Le coût est un problème dont le professeur Simon Darnell de l’Université de Toronto n’est que trop conscient. Parent d’un enfant de 9 ans pratiquant le hockey de compétition, l’expert en culture sportive et en sociologie qualifie les coûts d’une des « pratiques d’exclusion du hockey qui remontent loin », au même titre que la culture de la victoire et l’obsession de grimper. à l’équipe suivante.
Darnell, reconnaissant la volonté de débourser de l’argent pour la glace et d’autres dépenses, comprend également que le hockey tôt le matin, presque toute l’année, est l’un des facteurs qui en empêchent certains.
«C’est comme si vous ne vouliez pas participer au hockey dans ces conditions, alors il n’y avait pas autant de place pour vous, je pense, qu’il devrait y en avoir», a déclaré Darnell. «C’est que si vous ne voulez pas respecter ces règles, alors il n’y a pas de place pour vous et vous allez alors pratiquer un sport différent.»
Arrêter le glissement
Une autre préoccupation : y a-t-il suffisamment de patinoires pour accueillir le hockey comme source de plaisir et de développement du caractère des enfants ? La population du Canada, qui compte aujourd’hui près de 40 millions d’habitants, a doublé en 50 ans, et la Fédération internationale de hockey sur glace rapporte qu’il n’existe encore que 2 860 patinoires intérieures dans ce vaste pays. La location de glace peut coûter des centaines de dollars pour seulement 1 à 2 heures.
Kinnaly a souligné un plan de Parcs et Loisirs Ontario de 2019 visant à investir 2 milliards de dollars au cours des deux prochaines décennies dans 45 nouveaux terrains de football, 30 terrains de basket-ball, 18 piscines intérieures et une seule patinoire de hockey comme autre source d’inquiétude.
« Le nombre de patinoires qui sont en mauvais état ou qui ont fermé leurs portes réduit encore davantage la disponibilité du temps de glace », a déclaré Kinnaly. «S’il n’y a pas d’endroits où les gens peuvent jouer, cela va continuer à être un vent contraire, un véritable défi.»
Opinion : Le Canada est le chef de file mondial en matière de production de joueurs de hockey. Mais le jeu a changé et nous n’avons pas suivi le rythme
Des programmes comme First Shift et Hockey For All de la Banque Scotia font partie des mesures prises pour arrêter cette tendance. Kinnaly a déclaré que le programme de Bauer a connu un « immense succès » non seulement pour amener les enfants au hockey, mais aussi pour les garder, avec un taux de rétention d’environ 60 pour cent, et il a discuté des moyens d’initier les nouveaux Canadiens au jeu, comme l’équipement faisant partie du colis de bienvenue ouvrir un compte courant.

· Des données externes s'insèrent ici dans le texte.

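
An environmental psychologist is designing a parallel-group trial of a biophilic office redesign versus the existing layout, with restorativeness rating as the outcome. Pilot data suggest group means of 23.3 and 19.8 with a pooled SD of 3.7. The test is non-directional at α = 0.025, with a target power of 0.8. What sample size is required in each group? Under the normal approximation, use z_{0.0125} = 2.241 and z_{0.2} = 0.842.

Cohen's d = |M₁ − M₂| / SD_pooled = |23.3 − 19.8| / 3.7 = 3.5 / 3.7 = 0.946.
For two independent groups with equal n: n = 2·((z_{α/2} + z_β) / d)².
z_{α/2} + z_β = 2.241 + 0.842 = 3.083.
n = 2 × (3.083 / 0.946)² = 2 × 3.259² = 2 × 10.62 = 21.2.
Round up to the next whole participant.

n = 22 per group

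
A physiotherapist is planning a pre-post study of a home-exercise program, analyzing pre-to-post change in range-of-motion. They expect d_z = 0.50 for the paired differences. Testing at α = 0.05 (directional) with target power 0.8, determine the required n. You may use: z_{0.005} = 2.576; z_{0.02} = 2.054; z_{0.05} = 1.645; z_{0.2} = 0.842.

For a paired (one-sample on differences) test: n = ((z_{α} + z_β) / d)².
z_{α} + z_β = 1.645 + 0.842 = 2.487.
n = (2.487 / 0.50)² = 4.974² = 24.74.
Round up.

n = 25 pairs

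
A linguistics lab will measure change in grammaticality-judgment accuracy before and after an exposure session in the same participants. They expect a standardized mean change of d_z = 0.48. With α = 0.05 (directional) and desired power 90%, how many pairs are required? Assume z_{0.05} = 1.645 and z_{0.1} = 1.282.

For a paired (one-sample on differences) test: n = ((z_{α} + z_β) / d)².
z_{α} + z_β = 1.645 + 1.282 = 2.927.
n = (2.927 / 0.48)² = 6.098² = 37.18.
Round up.

n = 38 pairs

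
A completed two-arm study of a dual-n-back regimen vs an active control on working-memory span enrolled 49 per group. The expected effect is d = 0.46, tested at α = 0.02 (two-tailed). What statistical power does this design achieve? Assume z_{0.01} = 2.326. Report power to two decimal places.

power ≈ 0.48

For two equal groups, power = Φ(d·√(n/2) − z_{α/2}).
d·√(n/2) = 0.46 × √(49/2) = 0.46 × 4.950 = 2.277.
z_β = 2.277 − 2.326 = -0.049.
Power = Φ(-0.049) = 0.480.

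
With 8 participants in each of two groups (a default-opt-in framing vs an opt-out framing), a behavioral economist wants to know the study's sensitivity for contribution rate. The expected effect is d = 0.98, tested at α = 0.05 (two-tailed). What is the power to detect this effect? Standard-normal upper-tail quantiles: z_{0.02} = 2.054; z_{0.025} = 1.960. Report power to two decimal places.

power ≈ 0.50

For two equal groups, power = Φ(d·√(n/2) − z_{α/2}).
d·√(n/2) = 0.98 × √(8/2) = 0.98 × 2.000 = 1.960.
z_β = 1.960 − 1.960 = 0.000.
Power = Φ(0.000) = 0.500.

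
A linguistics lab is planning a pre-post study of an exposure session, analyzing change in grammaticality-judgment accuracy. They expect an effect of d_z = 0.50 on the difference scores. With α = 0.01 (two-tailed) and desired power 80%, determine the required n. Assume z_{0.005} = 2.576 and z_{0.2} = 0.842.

n = 47 pairs

For a paired (one-sample on differences) test: n = ((z_{α/2} + z_β) / d)².
z_{α/2} + z_β = 2.576 + 0.842 = 3.418.
n = (3.418 / 0.50)² = 6.836² = 46.73.
Round up.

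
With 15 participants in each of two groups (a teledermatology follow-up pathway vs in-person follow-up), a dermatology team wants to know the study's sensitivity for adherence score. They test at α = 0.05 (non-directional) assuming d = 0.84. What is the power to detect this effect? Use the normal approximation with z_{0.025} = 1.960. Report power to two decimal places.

For two equal groups, power = Φ(d·√(n/2) − z_{α/2}).
d·√(n/2) = 0.84 × √(15/2) = 0.84 × 2.739 = 2.300.
z_β = 2.300 − 1.960 = 0.340.
Power = Φ(0.340) = 0.633.

power ≈ 0.63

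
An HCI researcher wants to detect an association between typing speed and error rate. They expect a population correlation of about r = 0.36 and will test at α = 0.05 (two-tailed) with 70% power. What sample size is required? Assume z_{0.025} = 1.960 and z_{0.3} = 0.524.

n = 47

Fisher's z: C = ½·ln((1+r)/(1−r)) = ½·ln(2.1250) = 0.3769.
n = ((z_{α/2} + z_β)/C)² + 3.
(1.960 + 0.524) / 0.3769 = 2.484 / 0.3769 = 6.591.
n = 6.591² + 3 = 43.44 + 3 = 46.4.
Round up.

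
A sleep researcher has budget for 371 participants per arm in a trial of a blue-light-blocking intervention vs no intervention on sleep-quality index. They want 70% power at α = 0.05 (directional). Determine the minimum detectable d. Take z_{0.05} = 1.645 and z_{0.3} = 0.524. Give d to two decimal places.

d_min ≈ 0.16

For two independent groups of n = 371 each: d_min = (z_{α} + z_β)·√(2/n).
z-sum = 1.645 + 0.524 = 2.169.
d_min = 2.169 × √(2/371) = 2.169 × 0.0734 = 0.159.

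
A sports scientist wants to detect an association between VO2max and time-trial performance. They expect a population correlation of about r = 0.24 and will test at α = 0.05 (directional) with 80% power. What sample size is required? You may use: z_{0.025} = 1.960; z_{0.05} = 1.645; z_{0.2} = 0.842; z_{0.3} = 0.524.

Fisher's z: C = ½·ln((1+r)/(1−r)) = ½·ln(1.6316) = 0.2448.
n = ((z_{α} + z_β)/C)² + 3.
(1.645 + 0.842) / 0.2448 = 2.487 / 0.2448 = 10.159.
n = 10.159² + 3 = 103.21 + 3 = 106.2.
Round up.

n = 107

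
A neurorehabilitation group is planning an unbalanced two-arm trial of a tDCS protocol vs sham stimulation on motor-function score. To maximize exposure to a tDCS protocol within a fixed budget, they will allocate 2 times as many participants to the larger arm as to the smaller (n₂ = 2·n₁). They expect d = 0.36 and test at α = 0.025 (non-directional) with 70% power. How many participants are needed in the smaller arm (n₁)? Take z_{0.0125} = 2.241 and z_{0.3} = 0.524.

n₁ = 89

With allocation ratio k = n₂/n₁ = 2, Var(x̄₁−x̄₂) = σ²(1/n₁ + 1/(k·n₁)) = σ²·(k+1)/(k·n₁).
So n₁ = (1 + 1/k)·((z_{α/2} + z_β)/d)² = 1.500 × (2.765/0.36)².
n₁ = 1.500 × 58.99 = 88.5.
Round up: n₁ = 89, giving n₂ = 2 × 89 = 178.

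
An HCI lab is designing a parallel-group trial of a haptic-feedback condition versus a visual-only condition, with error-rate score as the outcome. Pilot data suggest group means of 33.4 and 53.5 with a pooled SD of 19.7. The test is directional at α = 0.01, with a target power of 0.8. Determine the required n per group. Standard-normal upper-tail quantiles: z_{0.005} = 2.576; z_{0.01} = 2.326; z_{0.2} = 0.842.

n = 20 per group

Cohen's d = |M₁ − M₂| / SD_pooled = |33.4 − 53.5| / 19.7 = 20.1 / 19.7 = 1.020.
For two independent groups with equal n: n = 2·((z_{α} + z_β) / d)².
z_{α} + z_β = 2.326 + 0.842 = 3.168.
n = 2 × (3.168 / 1.020)² = 2 × 3.106² = 2 × 9.65 = 19.3.
Round up to the next whole participant.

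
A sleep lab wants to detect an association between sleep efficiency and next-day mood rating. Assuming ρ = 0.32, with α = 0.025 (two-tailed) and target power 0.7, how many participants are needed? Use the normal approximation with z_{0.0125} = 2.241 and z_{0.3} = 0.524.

Fisher's z: C = ½·ln((1+r)/(1−r)) = ½·ln(1.9412) = 0.3316.
n = ((z_{α/2} + z_β)/C)² + 3.
(2.241 + 0.524) / 0.3316 = 2.765 / 0.3316 = 8.338.
n = 8.338² + 3 = 69.53 + 3 = 72.5.
Round up.

n = 73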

Mais il reste encore des problèmes systémiques, allant de l’infrastructure en ruine au manque de nouvelles patinoires, en passant par les pressions inflationnistes sur les prix.
Les malheurs ne se voient pas au niveau de la LNH, où les revenus continuent d’augmenter et l’intérêt des fans grandit. Aux États-Unis, la participation des jeunes au hockey a lentement augmenté pour atteindre près de 400 000 joueurs inscrits.

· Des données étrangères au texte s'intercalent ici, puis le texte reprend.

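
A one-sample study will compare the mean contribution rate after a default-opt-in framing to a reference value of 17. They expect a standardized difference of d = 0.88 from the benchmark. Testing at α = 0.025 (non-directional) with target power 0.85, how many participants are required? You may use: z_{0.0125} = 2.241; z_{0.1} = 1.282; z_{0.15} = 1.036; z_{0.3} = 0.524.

n = 14

For a one-sample test: n = ((z_{α/2} + z_β) / d)².
z_{α/2} + z_β = 2.241 + 1.036 = 3.277.
n = (3.277 / 0.88)² = 3.724² = 13.87.
Round up.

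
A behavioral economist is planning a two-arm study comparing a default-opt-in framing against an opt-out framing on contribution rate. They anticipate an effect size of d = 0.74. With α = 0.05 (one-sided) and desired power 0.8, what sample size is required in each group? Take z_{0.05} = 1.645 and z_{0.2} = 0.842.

For two independent groups with equal n: n = 2·((z_{α} + z_β) / d)².
z_{α} + z_β = 1.645 + 0.842 = 2.487.
n = 2 × (2.487 / 0.74)² = 2 × 3.361² = 2 × 11.30 = 22.6.
Round up to the next whole participant.

n = 23 per group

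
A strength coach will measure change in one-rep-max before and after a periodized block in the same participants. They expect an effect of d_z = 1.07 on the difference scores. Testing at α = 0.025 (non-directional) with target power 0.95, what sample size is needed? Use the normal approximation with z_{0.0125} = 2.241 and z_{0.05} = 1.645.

For a paired (one-sample on differences) test: n = ((z_{α/2} + z_β) / d)².
z_{α/2} + z_β = 2.241 + 1.645 = 3.886.
n = (3.886 / 1.07)² = 3.632² = 13.19.
Round up.

n = 14 pairs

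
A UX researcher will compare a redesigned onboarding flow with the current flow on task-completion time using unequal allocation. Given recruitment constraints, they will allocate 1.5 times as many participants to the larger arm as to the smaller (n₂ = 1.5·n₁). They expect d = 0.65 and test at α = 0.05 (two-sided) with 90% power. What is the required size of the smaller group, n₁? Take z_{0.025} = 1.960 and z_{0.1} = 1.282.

n₁ = 42

With allocation ratio k = n₂/n₁ = 1.5, Var(x̄₁−x̄₂) = σ²(1/n₁ + 1/(k·n₁)) = σ²·(k+1)/(k·n₁).
So n₁ = (1 + 1/k)·((z_{α/2} + z_β)/d)² = 1.667 × (3.242/0.65)².
n₁ = 1.667 × 24.88 = 41.5.
Round up: n₁ = 42, giving n₂ = 1.5 × 42 = 63.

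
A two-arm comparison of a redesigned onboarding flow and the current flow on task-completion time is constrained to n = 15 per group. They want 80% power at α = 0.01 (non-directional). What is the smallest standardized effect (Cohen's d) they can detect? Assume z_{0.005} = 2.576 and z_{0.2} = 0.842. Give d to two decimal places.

For two independent groups of n = 15 each: d_min = (z_{α/2} + z_β)·√(2/n).
z-sum = 2.576 + 0.842 = 3.418.
d_min = 3.418 × √(2/15) = 3.418 × 0.3651 = 1.248.

d_min ≈ 1.25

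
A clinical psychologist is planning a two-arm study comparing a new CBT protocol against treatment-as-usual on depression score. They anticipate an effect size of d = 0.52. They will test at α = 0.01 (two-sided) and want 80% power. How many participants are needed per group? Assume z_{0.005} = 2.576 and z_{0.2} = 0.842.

For two independent groups with equal n: n = 2·((z_{α/2} + z_β) / d)².
z_{α/2} + z_β = 2.576 + 0.842 = 3.418.
n = 2 × (3.418 / 0.52)² = 2 × 6.573² = 2 × 43.21 = 86.4.
Round up to the next whole participant.

n = 87 per group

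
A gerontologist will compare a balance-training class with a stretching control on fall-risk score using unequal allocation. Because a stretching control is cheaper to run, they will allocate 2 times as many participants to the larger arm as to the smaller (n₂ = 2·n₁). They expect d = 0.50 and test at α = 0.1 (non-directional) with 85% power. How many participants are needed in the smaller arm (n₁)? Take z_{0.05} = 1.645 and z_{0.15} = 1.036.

n₁ = 44

With allocation ratio k = n₂/n₁ = 2, Var(x̄₁−x̄₂) = σ²(1/n₁ + 1/(k·n₁)) = σ²·(k+1)/(k·n₁).
So n₁ = (1 + 1/k)·((z_{α/2} + z_β)/d)² = 1.500 × (2.681/0.50)².
n₁ = 1.500 × 28.75 = 43.1.
Round up: n₁ = 44, giving n₂ = 2 × 44 = 88.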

Au lieu de cela, la crise existentielle du pays du hockey existe dans des endroits comme la patinoire de Brampton, où se développent les joueurs et les partisans de demain. Il y a des signes encourageants, comme le fait que le hockey demeure le sport préféré des jeunes des Premières Nations et que près de 40 pour cent des participants à First Shift sont des filles alors que le sport féminin attire davantage l’attention – mais la tendance générale soulève une question douloureuse à laquelle il faut répondre.
«Je ne pense pas que le hockey puisse s’appuyer sur sa position comme avant, et il y a une partie de moi qui est d’accord avec cela», a déclaré Darnell, professeur à Toronto. « Je pense qu’il est logique que si nous voulons investir dans le hockey au Canada en tant que représentant de la culture canadienne, nous devons réellement réfléchir à ce à quoi ressemble la culture canadienne et se reflète-t-elle dans le hockey ? Parce que pour le moment, ce n’est pas le cas.